I took some pics recently of Pinchita and i thought i should share


----------



## ILOVElily (Dec 5, 2009)

more!


----------



## Alastrina (Sep 18, 2009)

Lovely! ^_^


----------



## Nancy (Aug 22, 2008)

She's beautiful.


----------



## shetland (Sep 2, 2008)

I am coming to hedgienap that adorable little angel! She is absolutely precious. I think her Mommy adores her too-hmmmmmmmmmmm-that means all the doors and windows will be locked. Perhaps I can slide down the chimney!!!!!!!!!!!


----------



## ILOVElily (Dec 5, 2009)

chimney? , hmmm. . . *GASP* the chimney!!! 
*runs out and blocks chimney entrance with a block of wood*
 hehe

:lol: 
thanks guys!


----------



## Stephanie76 (Nov 2, 2009)

What a sweet one!!!! She is lovely Lily.


----------



## tie-dye hedgie (Dec 19, 2009)

She's precious!!! I love your sig BTW!


----------



## Herisson (Jan 7, 2009)

They are all cute, but the one on the pink blanket is my favorite! She is so perfectly white too. You must work hard keeping her and her house cleaned to perfection. :mrgreen:


----------



## LizardGirl (Aug 25, 2008)

Aww, very cute!


----------



## ILOVElily (Dec 5, 2009)

Thanks for all the nice compliments!  BTW rebeccaeric18 made my signature! so nice of herr  
shes very neat so I guess thats how she stays so white. Yesterday I cleaned her cage and my brother watched speechless as he saw how neat her liner was, all her poopys in the litter box! He has a guinea pig, who he has to clean her and her cage everyday because shes a mini, poop machine, adorable though!


----------



## Hedgieonboard (Nov 15, 2009)

Right before I read your last comment I was just thinking, man she looks so bright and clean lol She is so beautiful and lucky that she has such a great mom that takes great care of her.


----------



## LarryT (May 12, 2009)

Great pics Lily! Thanks for sharing


----------



## mkmanuel (Dec 16, 2009)

I was wondering how you keep her so white too. My Bianca has never been that white....lol. She reminds me of the Orbit gum commercial, just needs a little sparkly silver star bouncing off of her.


----------



## ILOVElily (Dec 5, 2009)

:mrgreen: thank-you! glad you liked the pics


> She reminds me of the Orbit gum commercial, just needs a little sparkly silver star bouncing off of her.

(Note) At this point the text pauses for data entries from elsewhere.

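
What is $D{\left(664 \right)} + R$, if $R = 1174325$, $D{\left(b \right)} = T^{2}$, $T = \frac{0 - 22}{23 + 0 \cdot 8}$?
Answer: $\frac{621218409}{529} \approx 1.1743 \cdot 10^{6}$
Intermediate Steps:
$T = - \frac{22}{23}$ ($T = - \frac{22}{23 + 0} = - \frac{22}{23} \approx -0.95652$)
$D{\left(b \right)} = \frac{484}{529}$ ($D{\left(b \right)} = \left(- \frac{22}{23}\right)^{2} = \frac{484}{529}$)
$D{\left(664 \right)} + R = \frac{484}{529} + 1174325 = \frac{621218409}{529}$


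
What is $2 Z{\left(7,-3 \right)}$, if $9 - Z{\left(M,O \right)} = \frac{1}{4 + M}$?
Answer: $\frac{196}{11} \approx 17.818$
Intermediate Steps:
$Z{\left(M,O \right)} = 9 - \frac{1}{4 + M}$
$2 Z{\left(7,-3 \right)} = 2 \frac{35 + 9 \cdot 7}{4 + 7} = 2 \frac{35 + 63}{11} = 2 \cdot \frac{1}{11} \cdot 98 = 2 \cdot \frac{98}{11} = \frac{196}{11}$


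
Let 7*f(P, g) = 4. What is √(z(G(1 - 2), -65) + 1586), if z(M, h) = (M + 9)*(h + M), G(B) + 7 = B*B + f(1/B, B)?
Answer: √65389/7 ≈ 36.530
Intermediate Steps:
f(P, g) = 4/7 (f(P, g) = (⅐)*4 = 4/7)
G(B) = -45/7 + B² (G(B) = -7 + (B*B + 4/7) = -7 + (B² + 4/7) = -7 + (4/7 + B²) = -45/7 + B²)
z(M, h) = (9 + M)*(M + h)
√(z(G(1 - 2), -65) + 1586) = √(((-45/7 + (1 - 2)²)² + 9*(-45/7 + (1 - 2)²) + 9*(-65) + (-45/7 + (1 - 2)²)*(-65)) + 1586) = √(((-45/7 + (-1)²)² + 9*(-45/7 + (-1)²) - 585 + (-45/7 + (-1)²)*(-65)) + 1586) = √(((-45/7 + 1)² + 9*(-45/7 + 1) - 585 + (-45/7 + 1)*(-65)) + 1586) = √(((-38/7)² + 9*(-38/7) - 585 - 38/7*(-65)) + 1586) = √((1444/49 - 342/7 - 585 + 2470/7) + 1586) = √(-12325/49 + 1586) = √(65389/49) = √65389/7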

lol :lol: maybe some day she'll be in a commercial!
*Imagines sparkly bright hedgies winking at camera*
She's not always that clean. Especially after a night of intense running. It always seems that there is way more poop on her then on her wheel. :lol: I just gently wipe her down in the morning If it is necessary.


----------